Wong, a practitioner of Falun Gong, a spiritual self-improvement belief system, is among 25 people touring Texas this weekend to raise awareness about China's orphaned children whose "tears are not seen and whose cries are not heard."
The group is spending most of this weekend traveling between Austin, Houston, College Station, Dallas and Waco, and ending up at President Bush's ranch in Crawford, in hopes he will help rescue children whose parents were persecuted.
Chinese President Hu Jintao is scheduled to visit with Bush in mid-September.
Far-reaching effects
Falun Gong, introduced to the public in 1992, combines spiritual beliefs and physical exercise, and promotes health and inner peace.

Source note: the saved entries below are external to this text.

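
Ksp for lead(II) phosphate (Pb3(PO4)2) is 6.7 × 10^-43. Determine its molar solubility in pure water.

Pb3(PO4)2(s) ⇌ 3 Pb^2+ + 2 PO4^3-
Ksp = [Pb^2+]^3[PO4^3-]^2
Let s = molar solubility. Then [Pb^2+] = 3s and [PO4^3-] = 2s.
So Ksp = (3s)^3 × (2s)^2 = 108s^5
Solving, s = (6.7 × 10^-43/108)^(1/5) = 1.4 × 10^-9 M

s = 1.4 × 10^-9 M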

Millions practice it worldwide.
The Chinese government banned the movement in July 1999, [slanderous charge by Chinese Communist Party omitted]. The Chinese government has jailed and tortured thousands of practitioners and killed perhaps hundreds more, according to a U.S. State Department report. [Editor's note: as of August 21st, 2005, there have been 2,781 confirmed deaths of Falun Gong practitioners due to persecution.]

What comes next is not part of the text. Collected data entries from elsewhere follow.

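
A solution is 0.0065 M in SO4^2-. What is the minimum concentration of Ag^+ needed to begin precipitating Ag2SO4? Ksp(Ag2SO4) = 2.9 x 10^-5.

Ag2SO4(s) ⇌ 2 Ag^+ + SO4^2-
Ksp = [Ag^+]^2[SO4^2-]
Precipitation begins when Q = Ksp. With [SO4^2-] = 0.0065 M:
2.9 x 10^-5 = (0.0065) × [Ag^+]^2
[Ag^+] = (2.9 x 10^-5 / 6.5 x 10^-3)^(1/2) = 6.7 × 10^-2 M

[Ag^+] = 0.067 M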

The children of those practitioners have no one to care for them, and are often persecuted themselves, those protesting in Houston said Saturday. Some children live with their grandparents, while others are sent to orphanages. Countless children--precise numbers are hard to obtain--have been deprived of their educations, driven to homelessness, placed in adult prison cells and, in some cases, killed.

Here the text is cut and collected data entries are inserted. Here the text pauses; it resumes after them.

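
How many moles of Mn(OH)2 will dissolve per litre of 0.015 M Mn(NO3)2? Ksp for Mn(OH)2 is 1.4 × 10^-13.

Mn(OH)2(s) <=> Mn^2+ + 2 OH^-
Ksp = [Mn^2+][OH^-]^2
If s mol/L dissolves here, [Mn^2+] = 0.015 + s ≈ 0.015, [OH^-] = 2s (since Mn^2+ from Mn(NO3)2 dominates).
Ksp ≈ 0.015 × (2s)^2
s = 1.5 x 10^-6 M
Check: s = 1.5 × 10^-6 ≪ 0.015, so the approximation is valid.

s = 1.5 × 10^-6 M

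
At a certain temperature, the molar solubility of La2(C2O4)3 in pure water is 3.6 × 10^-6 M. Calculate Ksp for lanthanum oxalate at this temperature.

6.5 x 10^-26

La2(C2O4)3(s) ⇌ 2 La^3+ + 3 C2O4^2-
If s mol/L of La2(C2O4)3 dissolves, [La^3+] = 2s and [C2O4^2-] = 3s.
Ksp = [La^3+]^2[C2O4^2-]^3
So Ksp = (2s)^2 × (3s)^3 = 108s^5
With s = 3.6 x 10^-6: Ksp = 6.5 x 10^-26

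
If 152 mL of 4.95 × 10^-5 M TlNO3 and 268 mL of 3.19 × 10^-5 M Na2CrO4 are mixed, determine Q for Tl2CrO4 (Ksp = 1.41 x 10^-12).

Q ≈ 6.53 × 10^-15

Total volume = 152 + 268 = 420 mL.
[Tl^+] = 4.95 × 10^-5 × (152/420) = 1.791 × 10^-5 M
[CrO4^2-] = 3.19 × 10^-5 × (268/420) = 2.036 x 10^-5 M
Tl2CrO4(s) ⇌ 2 Tl^+ + CrO4^2-, so Q = [Tl^+]^2[CrO4^2-]
Q = (1.791 × 10^-5)^2(2.036 × 10^-5) = 6.53 × 10^-15
Q < Ksp, so no precipitate of Tl2CrO4 forms.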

Local believers in Falun Gong say the weekend protests are the beginning of a coordinated effort to reunite children with their families or find ways to care for those who have been orphaned.
Yiyang Xia likened the Falun Gong children to the "Pedro Pan" children of Cuba.
Between 1960 and 1962 more than 14,000 Cuban children were sent by their parents to the United States. The parents wanted to spare their children from Cuban leader Fidel Castro's communist regime. They were known as the Pedro Pan children, a tag coined by a Miami news anchor in reference to Peter Pan.
"This is a worldwide campaign," Xia said. "We need to tell the Chinese government, 'You have already killed their parents, you should let them go.' The kids are innocent."